Does the 48-hour BH4 loading test miss responsive PKU patients?van Wegberg, A. M. J., Evers, R. A. F., van Dam, E., de Vries, M. C., Janssen, M. C. H., Heiner-Fokkema, M. R. & van Spronsen, F. J., 2020, In : Molecular Genetics and Metabolism. 129, 3, p. 186-192 7 p.
Research output: Contribution to journal › Article › Academic › peer-review
BACKGROUND: Phenylketonuria (PKU) is an inborn error of phenylalanine (Phe) metabolism. Besides dietary treatment, some patients are responsive to and treated with tetrahydrobiopterin (BH4). Our primary objective was to examine whether the 48-hour BH4 loading test misses BH4-responsive PKU patients. Secondary, we assessed if it would be beneficial to 1) use a cut-off value of 20% Phe reduction instead of commonly used 30%, and 2) extend the loading test to 7 days.
METHODS: 24 patients with a 20-30% decrease of blood Phe levels during their initial 48-hour BH4 loading test or at least one mutation associated with long-term BH4 responsiveness, were invited to participate. 22 of them underwent the 7-day BH4 loading test. During the BH4 loading test, BH4 was administered orally once daily for 7 days (20 mg/kg/day). Blood samples on filter paper were collected at 13 time points. Potential BH4 responders (≥20% decrease in blood Phe concentrations at ≥1 moment within the first 48 h or ≥30% at ≥1 moment during the entire test) underwent a treatment trial to assess true long-term responsiveness (≥30% decrease of Phe levels compared to baseline and/or ≥50% increase in natural protein tolerance in accordance with the Dutch guidelines before 2017). The duration of the treatment trial varied from 2 to 18 months.
RESULTS: Of the 22 patients who completed the 7-day BH4 loading test, 2 were excluded, 8 had negative tests and 12 were considered to be potential BH4 responders. Of these 12 potential BH4-responsive PKU patients, 5 turned out to be false positive, 6 true-responder and 1 was withdrawn.

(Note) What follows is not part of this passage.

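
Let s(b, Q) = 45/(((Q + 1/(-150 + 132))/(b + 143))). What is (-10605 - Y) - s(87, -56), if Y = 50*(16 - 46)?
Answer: -9000645/1009 ≈ -8920.4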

CONCLUSION: Even though the 48-hour BH4 loading test has proven its efficacy in the past, a full week may be necessary to detect all responders. So, if blood Phe concentrations during the 48-hour BH4 test shows a clear tendency, but not sufficient decrease, a full week (with only measurements each 24 h) could be offered. A threshold of ≥20% decrease within 48 h is not useful for predicting true BH4 responsiveness.